PUBLISHED: 26/03/2019

IMAGE CREDIT: Photo credit: jouste on VisualHunt / CC BY-NC-ND

I’m going to take an irreverent look at what I think are a couple of sacred cows. This might annoy you, or you might even applaud it, but I doubt it will leave you without your own opinion.



You see, a sacred cow (when used as an idiom) is something that is regarded with such respect and veneration that it is considered immune from question or criticism, immune from tampering.



But what if this veneration is misplaced?



I am talking about Learning and Engagement (yes, with capital letters).

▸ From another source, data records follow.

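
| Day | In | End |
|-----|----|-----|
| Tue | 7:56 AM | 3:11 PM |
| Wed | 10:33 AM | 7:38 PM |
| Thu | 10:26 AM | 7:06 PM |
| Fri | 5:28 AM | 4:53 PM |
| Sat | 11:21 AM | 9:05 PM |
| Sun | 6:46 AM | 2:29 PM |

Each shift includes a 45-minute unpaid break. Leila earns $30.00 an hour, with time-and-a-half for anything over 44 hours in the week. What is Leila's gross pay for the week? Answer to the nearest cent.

$1561.50

Tue: 7:56 AM–3:11 PM = 7 h 15 min; less 45 min break → 6 h 30 min
Wed: 10:33 AM–7:38 PM = 9 h 5 min; less 45 min break → 8 h 20 min
Thu: 10:26 AM–7:06 PM = 8 h 40 min; less 45 min break → 7 h 55 min
Fri: 5:28 AM–4:53 PM = 11 h 25 min; less 45 min break → 10 h 40 min
Sat: 11:21 AM–9:05 PM = 9 h 44 min; less 45 min break → 8 h 59 min
Sun: 6:46 AM–2:29 PM = 7 h 43 min; less 45 min break → 6 h 58 min
Total worked: 49 h 22 min = 2962 min.
Regular 44 h 0 min = 2640 min at $30.00/h; overtime 5 h 22 min = 322 min at $45.00/h.
Pay = (2640 × $30.00 + 322 × $45.00) ÷ 60 = $1561.50.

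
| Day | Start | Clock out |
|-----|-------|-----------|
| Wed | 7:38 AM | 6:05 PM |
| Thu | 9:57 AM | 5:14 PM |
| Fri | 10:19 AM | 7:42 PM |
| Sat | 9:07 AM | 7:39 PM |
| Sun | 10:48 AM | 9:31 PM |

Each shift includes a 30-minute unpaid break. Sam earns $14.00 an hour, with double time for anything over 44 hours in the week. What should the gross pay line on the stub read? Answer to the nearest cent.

Wed: 7:38 AM–6:05 PM = 10 h 27 min; less 30 min break → 9 h 57 min
Thu: 9:57 AM–5:14 PM = 7 h 17 min; less 30 min break → 6 h 47 min
Fri: 10:19 AM–7:42 PM = 9 h 23 min; less 30 min break → 8 h 53 min
Sat: 9:07 AM–7:39 PM = 10 h 32 min; less 30 min break → 10 h 2 min
Sun: 10:48 AM–9:31 PM = 10 h 43 min; less 30 min break → 10 h 13 min
Total worked: 45 h 52 min = 2752 min.
Regular 44 h 0 min = 2640 min at $14.00/h; overtime 1 h 52 min = 112 min at $28.00/h.
Pay = (2640 × $14.00 + 112 × $28.00) ÷ 60 = $668.27.

$668.27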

They are beautiful aren’t they, as we look at them. They are things of wonder, and well worth striving for. Well worth the mighty effort to make them happen. There are so many people that focus on these two things. There is so much written about them. Everybody says they are wonderful, necessary and depending on the pundit, the cure for all our problems.



I have nothing against Learning and Engagement per se. I simply think we are looking at the wrong things. They are both red herrings, distracting us from what we really should be focusing on.



A red herring (when used as an idiom) is a piece of information or suggestion introduced to draw attention away from the real facts of a situation. A red herring is a type of strong-smelling smoked fish that was once drawn across the trail of a scent to mislead hunting dogs and put them off the scent.



Let’s not get put off the scent. Let’s focus on what is more important: Performance.



Performance is what the business wants. Performance is what the customers want. And actually, Performance is what the workers want. It’s my belief they would love to do a good job if only we would enable them to do so.



Let’s consider Performance first, and look at learning and engagement (look, they have lost their capital letters) along with many other factors as servants in support of Performance.



It’s interesting how many people in L&D and HR struggle to come up with good and useful definitions of both learning and engagement, struggle to find ways to effectively measure them or measure the changes they have made in them through their interventions. They struggle to justify their value of the business based on changes to both learning and engagement. Where there have been improvements in performance, they struggle to prove that those improvements were the direct result of changes to learning and engagement.



There are enough isolated cases so there is always a case study or two to prove that learning and/or engagement are good things. And they are, but I think focusing on them as an endgame, as an outcome is not helping us.



When I ask someone in L&D to reimagine their role so that their total focus is on ensuring capability at the point of work when a worker has a job in front of them, their thinking changes. They start thinking in much more practical terms about how they can enable and help that worker do the job that is immediately in front of them. Some learning may be required, but often it is other changes that are necessary to ensure capability at the point of work.



The same thing happens when I talk to HR people about engagement, and changing their focus away from engagement and onto capability, and thus Performance.



We are talking here about enablement. If we enable people to do their job, how does that affect them, affect their engagement, and their learning?



There are many things that we can do to enable people without ‘using’ learning and engagement. Instead, give them the right tools, the right information, processes that flow well. Fix the things that frustrate them. Take the brakes off what they are doing. Performance will improve.



I believe that when the brakes are taken off, and someone can do better, they will. They will also become more engaged and willing to learn as they can see that better performance is possible. It wasn’t them being stupid, it wasn’t them not caring; it was the systems and processes and environment they were being asked to work in.



Just for now, do a thought experiment for yourself in your role and imagine that your total focus is on enabling a worker in your organisation, so they are capable of doing what needs to be done. How would that affect you? How would that affect them? How would that affect the customer? How would that affect the bottom line of the business?



Sacred cows?



Maybe, or maybe not. What do you think?